Multiplication can be considered iterated addition only when one of the numbers – the number measuring the degree of iteration – is pure. Adding five apples to itself three times makes 15 apples. But three apples or three oranges as a count for adding makes no sense.
With exponentiation, the exponent must be pure. (An exponent might be an expression the individual terms of which have a unit but when evaluated the units must cancel.) In physics, if the exponent can vary continuously the base is pure as well. In general there is no exponentiation of quantities.

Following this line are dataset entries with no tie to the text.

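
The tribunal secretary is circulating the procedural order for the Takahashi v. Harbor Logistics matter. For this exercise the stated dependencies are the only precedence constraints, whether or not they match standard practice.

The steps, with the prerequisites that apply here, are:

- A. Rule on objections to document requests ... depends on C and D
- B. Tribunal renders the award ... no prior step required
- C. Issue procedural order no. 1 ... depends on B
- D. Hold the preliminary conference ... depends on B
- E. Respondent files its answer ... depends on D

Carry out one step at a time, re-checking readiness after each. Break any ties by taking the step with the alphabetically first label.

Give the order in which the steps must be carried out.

B, C, D, A, E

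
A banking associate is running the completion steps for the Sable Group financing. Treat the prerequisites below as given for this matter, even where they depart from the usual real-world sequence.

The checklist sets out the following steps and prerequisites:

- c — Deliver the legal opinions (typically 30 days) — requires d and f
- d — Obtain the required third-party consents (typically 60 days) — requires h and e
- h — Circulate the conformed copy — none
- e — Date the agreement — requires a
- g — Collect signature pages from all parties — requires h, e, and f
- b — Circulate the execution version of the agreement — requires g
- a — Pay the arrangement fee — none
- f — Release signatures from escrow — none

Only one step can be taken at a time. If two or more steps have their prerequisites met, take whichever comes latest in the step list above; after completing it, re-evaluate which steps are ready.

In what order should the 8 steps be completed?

f, a and h have no prerequisites; f is listed later, so f is first.
Now a and h have their prerequisites met. a is listed later, so a next.
Now e and h have their prerequisites met. e is listed later, so e next.
Next only h has its prerequisites met → h.
Ready: g and d. g is listed later → g.
b now also ready, so the ready set is {b, d}; b is listed later → b.
d needed e and h, now all done → d.
c needed f and d, now all done → c.

f → a → e → h → g → b → d → c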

Thus it would seem that we have gone on a fool’s errand, though an interesting one. Not only is there no fourth operation, there is not even a third operation. Exponentiation, to repeat, should not be viewed as a third binary operation or as any kind of binary operation. It is a unary operation on pure numbers, or rather a continuum of unary operations parameterized by a base. It is a bridge between the two elementary operations on numbers stripped of their units that converts addition to multiplication and whose inverse converts multiplication to addition.
Some simple fractional exponents are useful in physics, where the denominator of the fraction indicates a root. And in mathematics, when trying to describe the growth of a function as a variable goes to infinity a real (even transcendental) exponent might be useful.